Both Williams and Erickson contend that environmentalists’ intervention helped the Army and its contractor — URS Corp. — operate the Utah plant more safely.
Depot workers will be phased out; non-stockpiled weapons remain
The 1,400 workers at Deseret Chemical Depot — an estimated 1,100 working for contractors and the rest for the U.S. Army — will lose their jobs in phases as the demilitarization facility is shut down and demolished. Command of the depot will be turned back over to Tooele Army Depot in mid-2013, and only a handful of employees will remain by 2014.
Destruction of the nation’s chemical weapons stockpile is mandated by an international treaty among 188 nations. The Utah depot, which had by far the largest stockpile, met the April 29 deadline, but two other plants are still under construction, so the United States will be in violation of the treaty.
Still remaining at the depot are informal dumps where weapons and debris were burned over the decades before the environmental hazards were recognized. Those non-stockpiled weapons were not declared under the treaty. The Army plans to begin cleaning up the surface pollution at two sites this spring, and will investigate for any underground pollution.

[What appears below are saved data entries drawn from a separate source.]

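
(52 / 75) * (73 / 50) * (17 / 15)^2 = 548522 / 421875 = 1.30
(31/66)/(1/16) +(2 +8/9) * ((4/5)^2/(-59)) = 1092824/146025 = 7.48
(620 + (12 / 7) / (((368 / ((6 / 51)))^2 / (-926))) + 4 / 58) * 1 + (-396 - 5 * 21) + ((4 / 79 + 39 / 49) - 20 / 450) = 740612414223811 / 6178416544440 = 119.87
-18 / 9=-2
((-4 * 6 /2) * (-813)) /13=9756 /13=750.46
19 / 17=1.12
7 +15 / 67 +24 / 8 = 685 / 67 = 10.22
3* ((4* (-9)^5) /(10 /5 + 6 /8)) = -2834352 /11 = -257668.36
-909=-909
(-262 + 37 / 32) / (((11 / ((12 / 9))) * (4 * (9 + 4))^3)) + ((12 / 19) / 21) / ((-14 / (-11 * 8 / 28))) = 1578905129 / 241914376704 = 0.01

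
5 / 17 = 0.29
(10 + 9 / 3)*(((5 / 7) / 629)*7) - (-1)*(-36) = -22579 / 629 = -35.90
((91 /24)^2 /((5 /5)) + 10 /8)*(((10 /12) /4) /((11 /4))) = 45005 /38016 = 1.18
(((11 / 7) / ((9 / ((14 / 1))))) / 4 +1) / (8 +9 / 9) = 29 / 162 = 0.18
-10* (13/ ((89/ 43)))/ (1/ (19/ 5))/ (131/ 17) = -361114/ 11659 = -30.97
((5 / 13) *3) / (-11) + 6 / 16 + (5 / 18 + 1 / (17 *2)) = 101045 / 175032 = 0.58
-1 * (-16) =16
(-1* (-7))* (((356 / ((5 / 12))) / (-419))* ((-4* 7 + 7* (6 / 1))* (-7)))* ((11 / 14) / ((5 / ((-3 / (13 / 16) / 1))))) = -811.64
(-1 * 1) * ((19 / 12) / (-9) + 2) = -197 / 108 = -1.82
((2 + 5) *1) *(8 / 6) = 28 / 3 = 9.33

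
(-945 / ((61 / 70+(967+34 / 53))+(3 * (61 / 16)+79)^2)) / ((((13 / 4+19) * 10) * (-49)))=3663360 / 386610937591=0.00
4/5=0.80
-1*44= -44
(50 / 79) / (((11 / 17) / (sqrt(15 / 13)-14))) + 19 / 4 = -31089 / 3476 + 850* sqrt(195) / 11297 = -7.89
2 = 2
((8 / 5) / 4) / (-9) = -2 / 45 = -0.04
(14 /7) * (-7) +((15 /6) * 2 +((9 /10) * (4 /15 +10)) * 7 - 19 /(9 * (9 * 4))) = 450533 /8100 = 55.62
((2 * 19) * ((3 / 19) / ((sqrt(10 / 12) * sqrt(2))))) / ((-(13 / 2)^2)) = -24 * sqrt(15) / 845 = -0.11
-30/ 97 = -0.31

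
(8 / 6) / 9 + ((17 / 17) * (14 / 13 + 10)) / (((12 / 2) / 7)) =4588 / 351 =13.07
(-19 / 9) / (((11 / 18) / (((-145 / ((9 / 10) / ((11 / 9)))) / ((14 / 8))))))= 220400 / 567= 388.71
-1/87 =-0.01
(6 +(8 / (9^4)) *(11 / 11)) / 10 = 19687 / 32805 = 0.60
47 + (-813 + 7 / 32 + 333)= -13849 / 32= -432.78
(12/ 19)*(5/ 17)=60/ 323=0.19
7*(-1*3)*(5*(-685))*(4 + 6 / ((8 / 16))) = 1150800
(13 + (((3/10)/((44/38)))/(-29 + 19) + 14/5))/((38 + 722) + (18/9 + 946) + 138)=34703/4061200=0.01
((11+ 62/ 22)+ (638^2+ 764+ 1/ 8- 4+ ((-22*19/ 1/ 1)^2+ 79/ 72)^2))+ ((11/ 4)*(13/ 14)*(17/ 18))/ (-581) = 7080244144134477301/ 231916608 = 30529267417.25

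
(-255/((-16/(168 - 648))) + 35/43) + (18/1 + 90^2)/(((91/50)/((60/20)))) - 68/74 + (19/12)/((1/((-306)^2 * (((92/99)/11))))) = 319820195209/17518501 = 18256.14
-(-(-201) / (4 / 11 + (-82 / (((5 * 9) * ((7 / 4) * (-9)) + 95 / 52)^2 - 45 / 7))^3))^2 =-208698026134673573390778487278900234616627834674462031265625 / 683063122378657836594053082064868909988350323420383376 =-305532.56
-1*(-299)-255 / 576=57323 / 192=298.56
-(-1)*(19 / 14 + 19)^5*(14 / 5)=376057535625 / 38416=9789086.20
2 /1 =2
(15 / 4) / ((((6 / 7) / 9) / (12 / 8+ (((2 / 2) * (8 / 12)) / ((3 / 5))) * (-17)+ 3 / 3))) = -10325 / 16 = -645.31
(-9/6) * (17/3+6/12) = -37/4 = -9.25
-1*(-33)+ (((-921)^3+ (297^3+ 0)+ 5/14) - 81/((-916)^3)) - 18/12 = -4062091826270980361/5380027072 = -755031856.14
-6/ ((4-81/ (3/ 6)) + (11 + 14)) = 6/ 133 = 0.05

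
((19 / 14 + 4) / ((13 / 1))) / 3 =25 / 182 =0.14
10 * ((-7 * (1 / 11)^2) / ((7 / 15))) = -150 / 121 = -1.24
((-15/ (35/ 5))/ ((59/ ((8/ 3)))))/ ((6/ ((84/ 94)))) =-40/ 2773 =-0.01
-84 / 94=-42 / 47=-0.89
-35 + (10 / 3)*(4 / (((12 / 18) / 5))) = 65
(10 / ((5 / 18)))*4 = 144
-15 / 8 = -1.88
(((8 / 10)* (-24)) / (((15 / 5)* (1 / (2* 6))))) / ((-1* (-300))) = -32 / 125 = -0.26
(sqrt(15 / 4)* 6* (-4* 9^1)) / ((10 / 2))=-108* sqrt(15) / 5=-83.66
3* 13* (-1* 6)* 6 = -1404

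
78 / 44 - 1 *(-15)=369 / 22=16.77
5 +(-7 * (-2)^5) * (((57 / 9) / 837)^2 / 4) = 31545821 / 6305121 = 5.00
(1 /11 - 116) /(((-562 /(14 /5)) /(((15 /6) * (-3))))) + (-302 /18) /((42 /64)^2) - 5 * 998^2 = -122192615722703 /24536358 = -4980063.29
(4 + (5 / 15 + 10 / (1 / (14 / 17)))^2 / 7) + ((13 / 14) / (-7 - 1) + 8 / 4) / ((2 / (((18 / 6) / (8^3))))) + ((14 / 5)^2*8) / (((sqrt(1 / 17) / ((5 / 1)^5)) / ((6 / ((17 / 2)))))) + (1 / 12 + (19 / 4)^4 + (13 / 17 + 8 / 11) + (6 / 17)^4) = 498004753820363 / 948306788352 + 2352000*sqrt(17) / 17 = 570968.94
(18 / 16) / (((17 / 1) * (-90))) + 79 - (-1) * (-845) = -1041761 / 1360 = -766.00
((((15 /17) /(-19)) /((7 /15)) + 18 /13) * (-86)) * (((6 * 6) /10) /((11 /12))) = -701671248 /1616615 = -434.04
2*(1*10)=20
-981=-981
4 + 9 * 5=49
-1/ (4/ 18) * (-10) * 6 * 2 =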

"Those of us who were critical played a watchdog role that kept everybody on their toes," Erickson says.
Ryba, who has been at the Utah plant since it fired up in 1996, says, "Every government project needs somebody external as a watchdog and a conscience."
But, he says of the critics, "Their position was we should shut down incineration. That didn’t make it safer or better."
Debbie Kim, a Salt Lake City nurse and chairwoman of the citizens commission for more than a decade, says that Utah hospitals, health care providers and the emergency response system share one of the enduring legacies of the effort to rid Utah of chemical weapons.
The state’s Chemical Stockpile Emergency Preparedness Program brought in more than $65 million that was spread among counties and hospitals to train and equip personnel to handle any disasters stemming from the plant.
"It’s more than our community was aware of," she says.
Kim says her years on the commission that monitored the plant for Utah residents have profoundly affected her life. "We were the silent eyes and ears of what was going on."
The depot plans an April 26 celebration for employees and community leaders. The commission will have its final, ceremonial meeting that day, Kim says.
"I will declare it decommissioned, and that will be that."